BERLIN, Germany (AFP) – Arson attacks on refugee shelters, assaults, swastikas sprayed on walls — as Germany has taken in record numbers of asylum seekers, it has been rocked by a xenophobic backlash which authorities have appeared unable to stop.
With one million arrivals expected in the EU’s most populous nation this year, about half of them from Syria, Chancellor Angela Merkel has rallied Germans to welcome the newcomers and vowed to crack down on hate-mongers.
While vast numbers of Germans have volunteered to help refugees, there has also been a rise in anti-foreigner sentiment that has buoyed the populist and anti-immigration Alternative for Germany (AfD) party.
Interior Minister Thomas de Maiziere once again warned last week that the rise in hate crimes, ranging from property destruction to attempted murder, was “shocking and unacceptable.”
In September, Merkel — who herself had endured xenophobic protesters’ ugly verbal slurs during a visit to a migrant shelter — vowed that attacks targeting asylum seekers would be punished “with the full force of the law.”

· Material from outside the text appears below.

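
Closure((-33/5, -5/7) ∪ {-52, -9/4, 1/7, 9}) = {-52, 1/7, 9} ∪ [-33/5, -5/7]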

Yet, according to a survey by news weekly Die Zeit, of the 222 most serious attacks on shelters reported this year, only four cases have resulted in convictions so far.

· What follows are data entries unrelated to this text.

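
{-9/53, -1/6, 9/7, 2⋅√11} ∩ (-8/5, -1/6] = {-9/53, -1/6}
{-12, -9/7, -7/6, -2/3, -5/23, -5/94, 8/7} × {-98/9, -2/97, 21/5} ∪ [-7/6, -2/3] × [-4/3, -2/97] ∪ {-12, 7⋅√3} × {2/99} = ({-12, 7⋅√3} × {2/99}) ∪ ([-7/6, -2/3] × [-4/3, -2/97]) ∪ ({-12, -9/7, -7/6, -2/3, -5/23, -5/94, 8/7} × {-98/9, -2/97, 21/5})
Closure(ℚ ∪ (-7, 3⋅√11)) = ℚ ∪ (-∞, ∞)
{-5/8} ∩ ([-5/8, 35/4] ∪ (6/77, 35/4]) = {-5/8}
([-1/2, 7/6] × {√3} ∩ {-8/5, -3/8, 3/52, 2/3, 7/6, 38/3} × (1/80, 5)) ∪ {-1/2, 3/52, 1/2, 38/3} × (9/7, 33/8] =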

“If the state really wants to ‘act with the full force of the law,’ it should do considerably more,” the newspaper asserted.
Die Zeit pointed to insufficient resources dedicated to investigations but also a frequent lack of solid evidence, as many shelters are located in thinly populated areas.
No deaths yet
“The fact that there have been no deaths yet is plain luck,” said Timo Reinfrank of the Amadeu Antonio Foundation, which works to counter neo-Nazism, right-wing extremism and anti-Semitism.
Racist attacks in Germany have multiplied especially since the summer, which saw a massive surge of hundreds of thousands of asylum seekers arrive via the Balkans and Austria in just a few weeks.
From June to September, Germany recorded an average of three xenophobic acts a day against asylum seekers’ facilities, according to government figures provided to lawmakers.
“This violence is not only committed by neo-Nazis,” said Reinfrank. “It is perpetrated increasingly by supposedly ‘concerned citizens’ who give vent to their racism.”
At Crimmitschau in the former communist East Germany, three people were detained last week for throwing Molotov cocktails in November at the walls of a shelter where 45 people were sleeping, including 20 children.
In Eggesin, another town in the east, two Afghans were assaulted in the past week.
These crimes are but the latest in a long list collated by two organizations helping refugees, Pro Asyl and the Amadeu Antonio Foundation.
Every day, they say, somewhere in Germany a hate crime has been committed, ranging from insults hurled at migrants, to swastikas daubed on a shelter, to street protesters trying to block a bus carrying refugees.
Fears after Paris attacks
Fanning the flames, and raging against Muslims, has been the far-right street movement PEGIDA — short for “Patriotic Europeans Against the Islamization of the Occident” — which has drawn thousands to weekly rallies in the eastern city of Dresden.
In parliamentary politics, senior members of the AfD have openly voiced sympathy for PEGIDA’s goals and seen support rise above 10 percent in many polls.
Authorities and non-government groups fear that things may get worse in the wake of the November 13 attacks in Paris, despite their pleas not to confuse Syrian refugees and jihadists.
The extreme right “feels very comforted,” said the head of German domestic intelligence, Hans-Georg Maassen, in the Tagesspiegel daily.
He said “it blames the policies and the chancellor and even the media” and argues that “the open borders policy is the cause of what is happening.”
With several regional elections on the calendar in 2016, including two in eastern states, some fear a right-wing populist breakthrough at the ballot box, a year before national parliamentary elections.